Susan, president of MOTO, Inc., a human resources management firm, is reflecting on the client management software system her organization purchased four years ago. At that time, the firm had just gone through a major growth spurt, and the mixture of automated and manual procedures that had been used to manage client accounts became unwieldy. Susan and Nancy, her IS department head, researched and selected the package that is currently used. Susan had heard about the software at a professional conference she attended, and at least initially, it worked fairly well for the firm. Some of their procedures had to change to fit the package, but they expected that and were prepared for it.
Since that time, MOTO, Inc. has continued to grow, not only through an expansion of the client base, but through the acquisition of several smaller employmentrelated businesses. MOTO, Inc. is a much different business than it was four years ago. Along with expanding to offer more diversified human resource management services, the firm's support staff has also expanded. Susan and Nancy are particularly proud of the IS department they have built up over the years.

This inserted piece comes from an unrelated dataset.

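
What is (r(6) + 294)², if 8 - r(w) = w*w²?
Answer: 7396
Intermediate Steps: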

Using strong ties with a local university, an attractive compensation package, and a good working environment, the IS department is well staffed with competent, innovative people, plus a steady stream of college interns keeps the department fresh and lively. One of the IS teams pioneered the use of the Internet to offer MOTO's services to a whole new market segment, an experiment that has proven very successful.
It seems clear that a major change is needed in the client management software, and Susan has already begun to plan financially to undertake such a project.
This software is a central part of MOTO's operations, and Susan wants to be sure that a quality system is obtained this time. She knows that the vendor of their current system has made some revisions and additions to its product line. There are also a number of other software vendors who offer products that may be suitable. Some of these vendors did not exist when the purchase was made four years ago. Susan is also considering Nancy's suggestion that the IS department develop a custom software application.
a. Outline the issues that Susan should consider which would support the development of a custom software application in-house.
b. Outline the issues that Susan should consider which would support the purchase of a software package.
c. Within the context of a systems development project, when should the decision of "make versus buy" be made? How should Susan proceed? Explain your answer.